In its defense, Star Trek: The Video Game ran through several publishers and development influences on its way to retail, not to mention an inflexible deadline of the unrelated-but-not-really theatrical release of Star Trek: Into Darkness. But that’s where the defense ends. From its E3 debut two years ago to its final release, the game touted its reliance on co-op action, the ability to play as Kirk and Spock for the first time ever, and a gripping experience that spanned the universe. Unfortunately, it hits all three only by technicality.
The plot takes place between JJ Abrams’ first Star Trek and his latest outing, with the Enterprise crew running around space stations and multiple planets trying to keep the Gorn from destroying the universe via an energy weapon stolen from New Vulcan. The Gorn, as you may recall, is the race of lizard people made famous by the mano-a-mano battle against William Shatner’s version of James T. Kirk. In this version of the Star Trek universe, the Gorn have various enemy classes and are completely ‘roided out, making them more worthy adversaries in hand-to-hand combat but still “stupid lizards” when it comes to shootouts. But, you do travel the universe as you carve through their species — if you can stomach the gameplay that long.
Co-op is supposedly the name of the game here, with Kirk and Spock tag-teaming the battle against the Gorn every step of the way. For most missions they get some NPC support, but rather than “non-playable” the NP should really stand for “non-productive,” because they really serve no purpose other than window dressing and dialogue. For that matter, if you’re in a single-player game rather than blasting through with a friend, whichever character you don’t play as is equally useless due to the friendly AI in Star Trek: The Video Game being more “Absent of Intelligence” than artificially so. Whether you’re waiting for Kirk or Spock to flip a switch (he won’t), kill an enemy that’s got you pinned down (he won’t) or activate a checkpoint (he won’t), the game forces the player to do absolutely everything. The fact that you can’t switch between Kirk and Spock between missions just adds insult to lack-of-choice injury. I suppose it’s because the characters play no differently, so there’s no real reason to switch, but you must be completely at peace with your character decision before starting a game, because you’re stuck with it until everything’s (mercifully) over. But, on technicality, the missions do feature cooperative play.

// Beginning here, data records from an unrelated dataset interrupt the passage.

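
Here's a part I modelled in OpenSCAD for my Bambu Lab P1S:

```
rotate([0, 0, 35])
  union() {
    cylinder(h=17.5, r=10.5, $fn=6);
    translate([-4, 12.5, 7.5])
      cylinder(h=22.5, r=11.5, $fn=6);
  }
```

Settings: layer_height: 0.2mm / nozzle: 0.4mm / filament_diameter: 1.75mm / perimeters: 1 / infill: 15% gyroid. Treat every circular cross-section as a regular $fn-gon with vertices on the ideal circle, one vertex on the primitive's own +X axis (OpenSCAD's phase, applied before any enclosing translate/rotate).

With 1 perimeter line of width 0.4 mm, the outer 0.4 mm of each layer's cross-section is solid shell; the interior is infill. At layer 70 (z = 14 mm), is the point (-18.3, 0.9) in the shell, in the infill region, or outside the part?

shell

At z = 14 mm: the r=10.5 cylinder gives a regular 6-gon of circumradius 10.5 (constant along its height); the r=11.5 cylinder at (-4, 12.5) gives a regular 6-gon of circumradius 11.5 (constant along its height); Merging all regions: the regions partially overlap (shared area 70.62 mm²), so overlapping operands fuse into one piece — 1 connected region; (whole slice rotated 35° about Z — lengths, areas and connectivity unchanged). Overall, the cross-section is a single solid region. Undo the 35° rotation: the query point maps to (-14.474, 11.234) in the un-rotated model frame. The nearest boundary edge runs (-9.75, 2.54)→(-15.50, 12.50); distance from the point to it = 0.26 mm. The point is inside the cross-section, 0.26 mm from the nearest boundary — within the 0.4 mm shell band (1 × 0.4).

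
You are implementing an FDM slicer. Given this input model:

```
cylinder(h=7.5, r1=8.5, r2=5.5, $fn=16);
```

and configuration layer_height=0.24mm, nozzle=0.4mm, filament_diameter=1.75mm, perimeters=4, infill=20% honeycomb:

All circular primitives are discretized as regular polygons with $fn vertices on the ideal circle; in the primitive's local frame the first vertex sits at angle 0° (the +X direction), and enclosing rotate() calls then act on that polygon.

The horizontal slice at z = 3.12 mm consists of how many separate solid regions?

At z = 3.12 mm: the cone contributes a regular 16-gon of circumradius 7.252 (interpolated between r1=8.5 and r2=5.5 at t=0.416). The result has 1 disconnected region.

1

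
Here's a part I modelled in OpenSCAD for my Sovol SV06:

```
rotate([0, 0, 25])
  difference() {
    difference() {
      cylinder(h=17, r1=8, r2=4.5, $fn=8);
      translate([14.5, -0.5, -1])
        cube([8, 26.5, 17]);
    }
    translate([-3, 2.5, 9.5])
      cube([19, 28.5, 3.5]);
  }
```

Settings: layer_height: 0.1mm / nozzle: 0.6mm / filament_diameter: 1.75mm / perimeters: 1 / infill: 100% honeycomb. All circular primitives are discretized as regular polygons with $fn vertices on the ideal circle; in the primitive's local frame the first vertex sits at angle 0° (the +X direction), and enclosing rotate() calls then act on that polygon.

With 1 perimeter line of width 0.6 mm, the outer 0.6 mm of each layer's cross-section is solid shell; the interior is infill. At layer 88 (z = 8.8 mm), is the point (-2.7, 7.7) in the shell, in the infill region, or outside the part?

outside

At z = 8.8 mm: the cone (r1=8→r2=4.5) has section circumradius 6.188 here — a regular 8-gon; the 8×26.5 cube at (14.5, -0.5) contributes its full rectangle; Subtracting the remaining from the first: starting from the cone, the 8×26.5 cube at (14.5, -0.5) misses the remaining region (no effect) — 1 connected region; the cube at (-3, 2.5) is absent (z outside [9.5, 13]); Subtracting the remaining from the first: none of the subtracted shapes is present at this height, so the result so far is unchanged — 1 connected region; (rotated 25° about Z; rotation is an isometry so areas/perimeters/island counts are preserved). Overall, the cross-section is a single solid region. Undo the 25° rotation: the query point maps to (0.807, 8.120) in the un-rotated model frame. The nearest boundary edge runs (0.00, 6.19)→(4.38, 4.38); distance from the point to it = 2.09 mm. The point is not inside any of the regions above, so it lies outside the cross-section (2.09 mm from the nearest boundary).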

The game’s bugs, though, keep even two-person co-op from saving the day. Going through a game with a friend can often eradicate the frustration of bad AI, which is technically true here, but the constant glitches in this title make it nearly unplayable in parts. Whether it’s a rally point that doesn’t register your appearance, a cover point that still doesn’t protect you from incoming fire, characters moving in the wrong direction no matter how hard you press the analog stick, avoiding debris that somehow still “hits you” from across the screen, or a “how to achieve the objective” dialogue box not appearing and leading to repeated deaths, Star Trek: The Video Game is a frustrating pile of buggy parts that never coalesce. The primary action you’ll experience here is spiking your controller in disgust, not anything related to the gameplay itself.
If there is some saving grace, it comes in the plot, voice acting and Kirk’s hair, which is about the most realistic-looking hair ever to appear in videogames. The story itself is surprisingly interesting, and it’s a shame that it has to be tied to such a frustrating and mashed-up game. I would’ve much rather watched the entire thing play out via cutscenes like a straight-up movie rather than be asked to play through the thing, to be honest. This is partially due to the movie’s voice actors reprising their roles for the game, each of whom does a solid job and plays-up his or her character dynamics and interactions with other members of the Enterprise crew. Again, had this been a movie, I think this element would’ve been more pronounced, but since it’s sandwiched and crammed between disappointing gameplay it’s going to be overlooked by most folks. Unlike Kirk’s hair, which on visual integrity alone is probably going to pad some developer’s resume.
Other than the plot, voice acting and Kirk’s hair, there’s nothing at all I would recommend about Star Trek: The Video Game. It’s a buggy mess broken up by unnecessary cutscenes only to be rewarded by more glitchy gameplay. Apparently the publisher set its phasers to stun, because “stunned” is the only way to describe how I felt about the difference between E3 debut and this final boxed product.